Enorme Bedeutung in der Praxis
Seit über 15 Jahren werden unter der Leitung der AWMF - der Arbeitsgruppe wissenschaftlich medizinischer Fachgesellschaften - medizinische Leitlinien in Deutschland erarbeitet. Daran ist der gesamte medizinische Sachverstand in Form von individuellen Expertengruppen beteiligt. Das Ziel der Arbeitsgruppe von Prof. Dr. Langhorst ist nun: Therapiestandards setzen, die beim Patienten ankommen. Ihre Bedeutung in der Praxis ist enorm, vor allem auch für den niedergelassenen Arzt, zum Beispiel wenn es darum geht, pflanzliche Präparate anzuwenden. Ein anderes Feld, in dem die medizinischen Leitlinien Beachtung finden und viel bewirken, ist die ärztliche Ausbildung. So kommen die künftigen Ärztegenerationen im Rahmen ihres Studiums schon frühzeitig mit den aktuellen Leitlinien in Berührung. Sie ergänzen und ersetzen zum Teil die Lehrbücher. Das anhand der Leitlinien errungene Wissen adaptieren die angehenden Ärzte in ihr medizinisches Verständnis. Das Verstehen und Anwenden naturheilkundlicher Verfahren setzt somit voraus, dass diese in den Leitlinien enthalten sind.
Medizinische Leitlinien spielen ebenfalls eine zentrale Rolle bei der Bewilligung naturheilkundlicher Herangehensweisen.
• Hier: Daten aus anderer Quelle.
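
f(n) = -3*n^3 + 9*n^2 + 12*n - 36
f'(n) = -9*n^2 + 18*n + 12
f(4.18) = -47.69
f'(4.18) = -70.01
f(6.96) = -527.97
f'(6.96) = -298.69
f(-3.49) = 159.27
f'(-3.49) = -160.44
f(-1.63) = -18.66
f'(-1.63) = -41.25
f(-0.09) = -37.00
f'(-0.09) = 10.31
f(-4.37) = 333.79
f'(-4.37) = -238.53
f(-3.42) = 148.23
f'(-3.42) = -154.83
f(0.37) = -30.48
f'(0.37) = 17.43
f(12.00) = -3780.00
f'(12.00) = -1068.00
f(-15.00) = 11934.00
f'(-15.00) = -2283.00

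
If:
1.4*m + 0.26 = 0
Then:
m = -0.19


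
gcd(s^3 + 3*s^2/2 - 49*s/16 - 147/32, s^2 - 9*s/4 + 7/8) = s - 7/4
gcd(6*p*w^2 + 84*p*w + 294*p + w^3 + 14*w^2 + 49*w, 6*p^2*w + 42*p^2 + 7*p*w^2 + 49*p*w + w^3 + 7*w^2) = 6*p*w + 42*p + w^2 + 7*w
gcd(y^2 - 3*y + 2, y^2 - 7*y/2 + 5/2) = y - 1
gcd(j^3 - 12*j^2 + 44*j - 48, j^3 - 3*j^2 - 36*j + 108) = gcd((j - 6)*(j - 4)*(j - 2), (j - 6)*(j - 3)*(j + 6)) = j - 6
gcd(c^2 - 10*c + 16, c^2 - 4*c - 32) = c - 8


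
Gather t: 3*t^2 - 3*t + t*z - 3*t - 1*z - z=3*t^2 + t*(z - 6) - 2*z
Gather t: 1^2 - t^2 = 1 - t^2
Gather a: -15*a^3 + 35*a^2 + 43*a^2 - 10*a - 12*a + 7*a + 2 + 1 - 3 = -15*a^3 + 78*a^2 - 15*a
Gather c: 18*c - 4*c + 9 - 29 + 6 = 14*c - 14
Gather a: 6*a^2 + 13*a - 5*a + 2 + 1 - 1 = 6*a^2 + 8*a + 2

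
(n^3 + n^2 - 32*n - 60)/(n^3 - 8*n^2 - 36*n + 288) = (n^2 + 7*n + 10)/(n^2 - 2*n - 48)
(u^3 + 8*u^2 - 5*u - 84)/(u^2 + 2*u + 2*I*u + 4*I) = (u^3 + 8*u^2 - 5*u - 84)/(u^2 + 2*u*(1 + I) + 4*I)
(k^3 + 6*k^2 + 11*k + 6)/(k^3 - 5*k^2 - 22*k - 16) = (k + 3)/(k - 8)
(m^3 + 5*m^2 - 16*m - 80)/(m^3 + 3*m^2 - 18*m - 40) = (m + 4)/(m + 2)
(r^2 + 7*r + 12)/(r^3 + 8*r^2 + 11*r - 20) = (r + 3)/(r^2 + 4*r - 5)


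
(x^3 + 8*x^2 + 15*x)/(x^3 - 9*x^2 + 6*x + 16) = x*(x^2 + 8*x + 15)/(x^3 - 9*x^2 + 6*x + 16)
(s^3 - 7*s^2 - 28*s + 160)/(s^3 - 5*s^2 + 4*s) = (s^2 - 3*s - 40)/(s*(s - 1))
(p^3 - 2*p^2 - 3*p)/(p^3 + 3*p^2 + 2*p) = (p - 3)/(p + 2)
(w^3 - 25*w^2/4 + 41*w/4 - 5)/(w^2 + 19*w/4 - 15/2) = (w^2 - 5*w + 4)/(w + 6)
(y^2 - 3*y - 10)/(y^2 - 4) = (y - 5)/(y - 2)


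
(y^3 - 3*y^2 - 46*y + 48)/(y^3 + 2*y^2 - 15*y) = (y^3 - 3*y^2 - 46*y + 48)/(y*(y^2 + 2*y - 15))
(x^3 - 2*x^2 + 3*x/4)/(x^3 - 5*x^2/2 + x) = (x - 3/2)/(x - 2)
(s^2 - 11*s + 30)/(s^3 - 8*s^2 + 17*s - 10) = (s - 6)/(s^2 - 3*s + 2)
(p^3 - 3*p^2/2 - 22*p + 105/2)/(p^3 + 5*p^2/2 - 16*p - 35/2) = (p - 3)/(p + 1)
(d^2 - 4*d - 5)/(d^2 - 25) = (d + 1)/(d + 5)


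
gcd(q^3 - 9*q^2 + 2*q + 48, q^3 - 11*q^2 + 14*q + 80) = q^2 - 6*q - 16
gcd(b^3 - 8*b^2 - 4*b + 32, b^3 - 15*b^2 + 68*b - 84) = b - 2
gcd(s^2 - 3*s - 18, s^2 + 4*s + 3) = s + 3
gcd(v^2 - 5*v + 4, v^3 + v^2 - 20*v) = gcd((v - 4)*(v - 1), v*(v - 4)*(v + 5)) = v - 4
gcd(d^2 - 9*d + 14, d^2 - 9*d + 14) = d^2 - 9*d + 14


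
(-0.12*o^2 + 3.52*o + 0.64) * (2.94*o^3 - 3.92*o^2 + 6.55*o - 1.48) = -0.3528*o^5 + 10.8192*o^4 - 12.7028*o^3 + 20.7248*o^2 - 1.0176*o - 0.9472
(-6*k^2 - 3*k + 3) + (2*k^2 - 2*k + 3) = -4*k^2 - 5*k + 6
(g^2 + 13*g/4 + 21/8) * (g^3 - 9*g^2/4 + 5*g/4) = g^5 + g^4 - 55*g^3/16 - 59*g^2/32 + 105*g/32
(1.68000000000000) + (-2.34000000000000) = -0.660000000000000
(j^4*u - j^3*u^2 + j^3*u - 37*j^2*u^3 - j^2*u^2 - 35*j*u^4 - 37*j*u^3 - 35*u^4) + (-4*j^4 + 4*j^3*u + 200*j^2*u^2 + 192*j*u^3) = j^4*u - 4*j^4 - j^3*u^2 + 5*j^3*u - 37*j^2*u^3 + 199*j^2*u^2 - 35*j*u^4 + 155*j*u^3 - 35*u^4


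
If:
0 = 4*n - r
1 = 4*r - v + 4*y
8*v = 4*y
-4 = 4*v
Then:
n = 1/2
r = 2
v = -1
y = -2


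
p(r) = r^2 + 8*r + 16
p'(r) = 2*r + 8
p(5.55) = 91.20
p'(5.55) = 19.10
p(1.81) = 33.76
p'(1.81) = 11.62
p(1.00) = 25.00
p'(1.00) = 10.00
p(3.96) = 63.36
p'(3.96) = 15.92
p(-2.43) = 2.46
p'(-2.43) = 3.14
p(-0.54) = 11.97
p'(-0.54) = 6.92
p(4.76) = 76.74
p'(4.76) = 17.52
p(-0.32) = 13.54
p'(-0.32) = 7.36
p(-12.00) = 64.00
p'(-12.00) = -16.00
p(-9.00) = 25.00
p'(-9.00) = -10.00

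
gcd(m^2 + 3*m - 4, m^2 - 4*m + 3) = m - 1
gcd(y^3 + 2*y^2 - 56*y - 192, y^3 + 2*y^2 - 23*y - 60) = y + 4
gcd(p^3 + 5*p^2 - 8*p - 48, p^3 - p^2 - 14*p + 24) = p^2 + p - 12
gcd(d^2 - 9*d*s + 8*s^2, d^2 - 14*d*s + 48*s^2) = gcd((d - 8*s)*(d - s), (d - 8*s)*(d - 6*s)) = -d + 8*s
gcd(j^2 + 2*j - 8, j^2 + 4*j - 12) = j - 2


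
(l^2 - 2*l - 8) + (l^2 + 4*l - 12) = 2*l^2 + 2*l - 20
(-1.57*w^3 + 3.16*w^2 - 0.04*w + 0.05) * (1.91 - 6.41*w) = 10.0637*w^4 - 23.2543*w^3 + 6.292*w^2 - 0.3969*w + 0.0955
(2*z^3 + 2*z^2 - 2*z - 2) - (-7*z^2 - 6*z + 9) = 2*z^3 + 9*z^2 + 4*z - 11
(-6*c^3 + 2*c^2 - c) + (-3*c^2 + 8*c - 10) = -6*c^3 - c^2 + 7*c - 10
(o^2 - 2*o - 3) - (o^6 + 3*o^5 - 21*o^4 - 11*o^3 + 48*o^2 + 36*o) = -o^6 - 3*o^5 + 21*o^4 + 11*o^3 - 47*o^2 - 38*o - 3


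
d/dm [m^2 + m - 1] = 2*m + 1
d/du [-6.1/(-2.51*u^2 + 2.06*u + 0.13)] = (12.566 - 30.622*u)/(-2.51*u^2 + 2.06*u + 0.13)^2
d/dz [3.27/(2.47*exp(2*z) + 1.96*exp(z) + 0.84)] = (-16.1538*exp(z) - 6.4092)*exp(z)/(2.47*exp(2*z) + 1.96*exp(z) + 0.84)^2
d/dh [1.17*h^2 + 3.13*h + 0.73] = 2.34*h + 3.13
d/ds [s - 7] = 1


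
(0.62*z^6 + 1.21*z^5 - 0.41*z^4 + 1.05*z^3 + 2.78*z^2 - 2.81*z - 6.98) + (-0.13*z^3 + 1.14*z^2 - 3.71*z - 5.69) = 0.62*z^6 + 1.21*z^5 - 0.41*z^4 + 0.92*z^3 + 3.92*z^2 - 6.52*z - 12.67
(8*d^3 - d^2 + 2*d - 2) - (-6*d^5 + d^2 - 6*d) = 6*d^5 + 8*d^3 - 2*d^2 + 8*d - 2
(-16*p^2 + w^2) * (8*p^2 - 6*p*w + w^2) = -128*p^4 + 96*p^3*w - 8*p^2*w^2 - 6*p*w^3 + w^4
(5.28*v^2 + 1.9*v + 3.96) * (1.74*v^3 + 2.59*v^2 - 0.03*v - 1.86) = 9.1872*v^5 + 16.9812*v^4 + 11.653*v^3 + 0.378599999999999*v^2 - 3.6528*v - 7.3656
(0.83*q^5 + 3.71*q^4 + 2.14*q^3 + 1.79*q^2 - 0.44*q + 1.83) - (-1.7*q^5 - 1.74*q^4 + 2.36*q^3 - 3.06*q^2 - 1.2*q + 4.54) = 2.53*q^5 + 5.45*q^4 - 0.22*q^3 + 4.85*q^2 + 0.76*q - 2.71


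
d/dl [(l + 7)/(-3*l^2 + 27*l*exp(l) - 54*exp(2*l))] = (-l^2 + 9*l*exp(l) - (l + 7)*(9*l*exp(l) - 2*l - 36*exp(2*l) + 9*exp(l)) - 18*exp(2*l))/(3*(l^2 - 9*l*exp(l) + 18*exp(2*l))^2)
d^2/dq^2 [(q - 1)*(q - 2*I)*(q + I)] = 6*q - 2 - 2*I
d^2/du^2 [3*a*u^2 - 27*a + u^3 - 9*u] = 6*a + 6*u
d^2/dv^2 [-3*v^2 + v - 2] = -6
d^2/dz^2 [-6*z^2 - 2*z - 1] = -12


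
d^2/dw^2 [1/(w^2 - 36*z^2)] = 6*(w^2 + 12*z^2)/(w^2 - 36*z^2)^3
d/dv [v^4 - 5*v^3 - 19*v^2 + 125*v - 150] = 4*v^3 - 15*v^2 - 38*v + 125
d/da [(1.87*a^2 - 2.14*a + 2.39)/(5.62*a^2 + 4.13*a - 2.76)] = (19.7499*a^2 - 37.186*a - 3.9643)/(31.5844*a^4 + 46.4212*a^3 - 13.9655*a^2 - 22.7976*a + 7.6176)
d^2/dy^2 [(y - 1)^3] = 6*y - 6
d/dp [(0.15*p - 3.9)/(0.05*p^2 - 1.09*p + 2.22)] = (-0.0075*p^2 + 0.39*p - 3.918)/(0.0025*p^4 - 0.109*p^3 + 1.4101*p^2 - 4.8396*p + 4.9284)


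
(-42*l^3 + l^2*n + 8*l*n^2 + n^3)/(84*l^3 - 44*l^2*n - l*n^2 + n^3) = (-3*l - n)/(6*l - n)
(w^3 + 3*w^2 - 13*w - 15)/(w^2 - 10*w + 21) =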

Die Krankenkassen und der medizinische Dienst beziehen die Leitlinien zunehmend in ihre Entscheidungen bezüglich der Kostenübernahme bei naturheilkundlichen Behandlungen mit ein. Und die ärztlichen Empfehlungen werden auch bei rechtlichen Auseinandersetzungen betrachtet. Eine häufig gestellte Frage lautet: "Haben sich die Ärzte an die medizinischen Leitlinien gehalten?"